Un lambeau de pleine épaisseur est décollé des surfaces vestibulaire et palatine (ou linguale) des dents concernées.

Les incisions de décharge se font à distance du site.

La lésion est soigneusement débridée puis les racines sont mordancées avec un gel neutre d’éthylène-diamine-tétra-acétique (EDTA) pendant 2 minutes.

Après rinçage abondant, Emdogain® peut être appliqué à l’aide d’une seringue munie d’une aiguille mousse sur les racines concernées et dans la lésion.

Les lambeaux sont ensuite suturés soigneusement.

Les soins postopératoires comprennent des bains de bouche à la chlorhexidine (0,12 %).

Les sutures sont déposées à 10-12 jours. Le résultat clinique (profondeur de sondage) et radiographique s’observe à long terme.

– Résultats.

Les études cliniques et histologiques ont montré que le traitement des lésions intraosseuses par amélogénines donnait des résultats superposables à ceux obtenus par RTG, cependant, cette régénération demande de longs mois et peut être entravée par l’affaissement du lambeau dans des lésions peu favorables à une et à deux parois.

Pour pallier ce problème, certains auteurs ont proposé d’associer à ce traitement des greffes osseuses dans le dessein de maintenir l’espace de cicatrisation mais les résultats ne semblent pas montrer un résultat significatif versus une greffe osseuse seule.

En présence d’une lésion intraosseuse, diverses techniques permettent l’obtention d’une régénération plus ou moins significative.

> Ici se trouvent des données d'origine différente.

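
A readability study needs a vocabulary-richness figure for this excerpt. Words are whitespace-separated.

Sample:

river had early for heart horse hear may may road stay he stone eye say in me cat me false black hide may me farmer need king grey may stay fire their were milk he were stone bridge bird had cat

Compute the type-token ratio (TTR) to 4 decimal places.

0.7317

N = 41 tokens, V = 30 types.
TTR = V / N = 30 / 41 = 0.7317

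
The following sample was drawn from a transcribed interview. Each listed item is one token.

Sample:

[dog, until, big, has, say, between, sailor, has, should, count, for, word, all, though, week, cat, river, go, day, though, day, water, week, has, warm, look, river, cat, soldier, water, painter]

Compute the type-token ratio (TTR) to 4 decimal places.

0.7419

N = 31 tokens, V = 23 types.
TTR = V / N = 23 / 31 = 0.7419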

Pour les lésions angulaires sur les monoradiculées, le pronostic dépend avant tout de la morphologie des lésions et de l’appréciation de leur potentiel de cicatrisation.

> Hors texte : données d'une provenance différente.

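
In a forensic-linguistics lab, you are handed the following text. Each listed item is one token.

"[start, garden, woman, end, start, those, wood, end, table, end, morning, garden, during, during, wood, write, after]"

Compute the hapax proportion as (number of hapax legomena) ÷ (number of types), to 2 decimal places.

Frequencies: end:3, start:2, garden:2, wood:2, during:2, woman:1, those:1, table:1, morning:1, write:1, after:1
Hapax count = 6; type count = 11.
Ratio = 6 / 11 = 0.55

0.55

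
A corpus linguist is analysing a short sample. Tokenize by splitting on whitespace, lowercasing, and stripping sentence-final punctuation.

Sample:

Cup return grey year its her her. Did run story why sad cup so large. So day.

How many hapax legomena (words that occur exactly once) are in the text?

11

Frequencies: cup:2, her:2, so:2, return:1, grey:1, year:1, its:1, did:1, run:1, story:1, why:1, sad:1, large:1, day:1
Hapax (freq=1): day, did, grey, its, large, return, run, sad, story, why, year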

Pour les lésions interradiculaires moins favorables les techniques de RTG semblent plus prédictibles.

Conclusions :

Face à une parodontite, l’élimination des facteurs étiologiques effectuée par le praticien et le patient constitue la base de nos traitements.

Lors de la réévaluation, la réduction ou la suppression chirurgicale des poches résiduelles doit être réalisée au moyen de techniques adaptées permettant la stabilisation de la maladie parodontale.

Pour les lésions intraosseuses, la chirurgie régénératrice est appliquée après avoir précisé les paramètres cliniques et techniques permettant d’obtenir des résultats fiables.

Dans tous les cas, la maintenance des sites traités est incontournable pour valider à long terme nos traitements chirurgicaux.